1st Variable: getting colon cancer or not.

2nd Variable: eat bacon or not.

In the news, you sometimes hear them say “If you eat bacon regularly, your chance of getting colon cancer is increased by 18%.” This number, 18%, is the increased risk of bacon-eaters over non-bacon-eaters in terms of getting cancer. What does it really mean?

\[\mbox{Increased Risk of C: Bacon v. No Bacon}=\frac{P(C)_{Bacon}-P(C)_{No Bacon}}{P(C)_{No Bacon}}\] The numerator is easy to understand. It’s just the difference between bacon eaters and non-bacon eaters in their chance of getting colon cancer.

Why do we put \(P(C)_{No Bacon}\) in the denominator?
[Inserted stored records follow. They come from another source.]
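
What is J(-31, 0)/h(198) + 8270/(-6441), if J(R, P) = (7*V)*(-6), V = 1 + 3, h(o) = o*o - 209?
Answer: -323570738/251166795 ≈ -1.2883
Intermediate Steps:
h(o) = -209 + o² (h(o) = o² - 209 = -209 + o²)
V = 4
J(R, P) = -168 (J(R, P) = (7*4)*(-6) = 28*(-6) = -168)
J(-31, 0)/h(198) + 8270/(-6441) = -168/(-209 + 198²) + 8270/(-6441) = -168/(-209 + 39204) + 8270*(-1/6441) = -168/38995 - 8270/6441 = -323570738/251166795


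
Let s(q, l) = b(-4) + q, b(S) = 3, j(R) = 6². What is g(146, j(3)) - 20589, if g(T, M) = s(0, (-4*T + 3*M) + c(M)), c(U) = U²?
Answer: -20586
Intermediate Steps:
j(R) = 36
s(q, l) = 3 + q
g(T, M) = 3 (g(T, M) = 3 + 0 = 3)
g(146, j(3)) - 20589 = 3 - 20589 = -20586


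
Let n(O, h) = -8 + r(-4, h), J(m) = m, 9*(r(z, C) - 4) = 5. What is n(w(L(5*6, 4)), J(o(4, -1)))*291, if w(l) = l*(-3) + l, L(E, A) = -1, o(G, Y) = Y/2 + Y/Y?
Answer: -3007/3 ≈ -1002.3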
The denominator serves as a measurement unit. We use it to measure how big of a difference the numerator is. For example, suppose the used car that you’ve been eyeing suddenly had a price rise of $500. How big of a deal is it? It depends on the original price of the car, doesn’t it? If the price was $5,000, a rise of $500 is 10%, sizable, but not anything catastrophic. If the price was $700, which is what my first car cost, a rise of $500 is \(\frac{500}{700}\approx 71\%\), which would be absolutely devastating to me!

2.4.2 Example 2

In 2000, the US teen birth rate, i.e. number of births per 1,000 women aged 15-19 years, was 48.7. In 2020, this number was 17.4. The risk of giving birth for a teenage girl in 2020 decreased by how many % compared to 2000?
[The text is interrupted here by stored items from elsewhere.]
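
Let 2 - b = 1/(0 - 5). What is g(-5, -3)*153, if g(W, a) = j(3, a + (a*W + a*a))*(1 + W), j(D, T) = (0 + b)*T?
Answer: -141372/5 ≈ -28274.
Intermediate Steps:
b = 11/5 (b = 2 - 1/(0 - 5) = 2 - 1/(-5) = 2 - 1*(-⅕) = 2 + ⅕ = 11/5 ≈ 2.2000)
j(D, T) = 11*T/5 (j(D, T) = (0 + 11/5)*T = 11*T/5)
g(W, a) = (1 + W)*(11*a/5 + 11*a²/5 + 11*W*a/5) (g(W, a) = (11*(a + (a*W + a*a))/5)*(1 + W) = (11*(a + (W*a + a²))/5)*(1 + W) = (11*(a + (a² + W*a))/5)*(1 + W) = (11*(a + a² + W*a)/5)*(1 + W) = (11*a/5 + 11*a²/5 + 11*W*a/5)*(1 + W) = (1 + W)*(11*a/5 + 11*a²/5 + 11*W*a/5))
g(-5, -3)*153 = ((11/5)*(-3)*(1 - 5)*(1 - 5 - 3))*153 = ((11/5)*(-3)*(-4)*(-7))*153 = -924/5*153 = -141372/5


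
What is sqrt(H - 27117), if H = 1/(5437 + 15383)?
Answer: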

What are the main variables in this question? Are they categorical or quantitative?

1st variable: if a teenage girl has given birth or not. We’ll name the event of giving birth as ‘B.’

2nd variable: year, 2020 v. 2000

What comes to mind naturally might be:

\[\boxed{ \mbox{Risk Change of B: 2020 v. 2000}=P(B)_{2020}-P(B)_{2000}=\frac{17.4}{1000}-\frac{48.7}{1000}=\frac{-31.3}{1000}=-3.13\%}\]
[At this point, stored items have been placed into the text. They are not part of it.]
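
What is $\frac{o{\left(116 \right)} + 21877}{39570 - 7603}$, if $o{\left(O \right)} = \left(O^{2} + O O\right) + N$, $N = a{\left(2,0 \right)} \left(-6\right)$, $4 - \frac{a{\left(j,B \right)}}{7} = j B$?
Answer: $\frac{48621}{31967} \approx 1.521$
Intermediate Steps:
$a{\left(j,B \right)} = 28 - 7 B j$ ($a{\left(j,B \right)} = 28 - 7 j B = 28 - 7 B j$)
$N = -168$ ($N = \left(28 - 0 \cdot 2\right) \left(-6\right) = \left(28 + 0\right) \left(-6\right) = 28 \left(-6\right) = -168$)
$o{\left(O \right)} = -168 + 2 O^{2}$ ($o{\left(O \right)} = \left(O^{2} + O O\right) - 168 = \left(O^{2} + O^{2}\right) - 168 = 2 O^{2} - 168 = -168 + 2 O^{2}$)
$\frac{o{\left(116 \right)} + 21877}{39570 - 7603} = \frac{\left(-168 + 2 \cdot 116^{2}\right) + 21877}{39570 - 7603} = \frac{\left(-168 + 2 \cdot 13456\right) + 21877}{31967} = \left(\left(-168 + 26912\right) + 21877\right) \frac{1}{31967} = \left(26744 + 21877\right) \frac{1}{31967} = 48621 \cdot \frac{1}{31967} = \frac{48621}{31967}$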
So the risk of teen birth decreased by 3.13% in two decades.

This solution is WRONG

Instead, we should use the formula from last example:

\[\mbox{Risk Change of B: 2020 v. 2000}=\frac{P(B)_{2020}-P(B)_{2000}}{P(B)_{2000}}=\frac{17.4/1000-48.7/1000}{48.7/1000}=\frac{-31.3/1000}{48.7/1000}\approx -64\%\]

If you are a journalist reporting on this, you can say that teen birth rate in the US has decreased by 64% in two decades.

2.4.3 Example 3

The Pfizer vaccine is 95% effective if you get two doses. What does this mean? Does it mean my chance of getting Covid after 2 doses of Pfizer is 95%, or 5%?

Actually neither is correct. It means that your risk of getting Covid after the Pfizer shots would decrease by 95% compared to before vaccination.

Then what is my absolute risk of getting Covid after full vaccination? Let’s work it out.

We’ll name the risk of getting Covid as \(P(C)\), the risk of getting Covid after vaccination would be \(P(C)_{V}\), the risk of getting Covid without vaccination would be \(P(C)_{NV}\).

Some experts say that before vaccines were available, a person in the United States had about a 1 in 10 chance of developing COVID-19 disease over the course of a year. So we’ll take \(P(C)_{NV}=10\%\)

Now, we know that

\[\mbox{Risk Change of C: Vaccine v. No Vaccine}=\frac{P(C)_{V}-P(C)_{NV}}{P(C)_{NV}}=\frac{P(C)_{V}-10\%}{10\%}=-95\%\]

Re-arrange the equation: \[P(C)_{V}-10\%=-95\% \times 10\%=-9.5\%\] \[P(C)_{V}=-9.5\% + 10\%=0.05\%\]

So it’s actually even better than we thought! One’s chance of getting Covid after full vaccination is even less than 1%. But of course, this was the story before Delta.

2.5 Exercise

Use the ED 101 class survey data to complete the following tasks.

  1. For each of the 6 variables, create an appropriate chart to represent it. Write one sentence to explain what the chart shows. (6 pts)

  2. For the variable “movies,” create both a histogram and a bar plot. Why do these charts look differently? Which chart is a better representation of the variable, and why? (2 pts)

  3. Calculate the following quantities. PLEASE SHOW ALL STEPS (3 pts):

  1. The chance of majoring in education among males and females respectively.

  2. The increased or decreased chance of males vs females as education majors.

    1. For the “dog or cat” variable, disregard those who answered “both” or “neither.” Then calculate the following quantities (3 pts):
    1. The chance of being a dog lover among males and females respectively.
  1. The increased or decreased chance of males vs females to be a dog lover.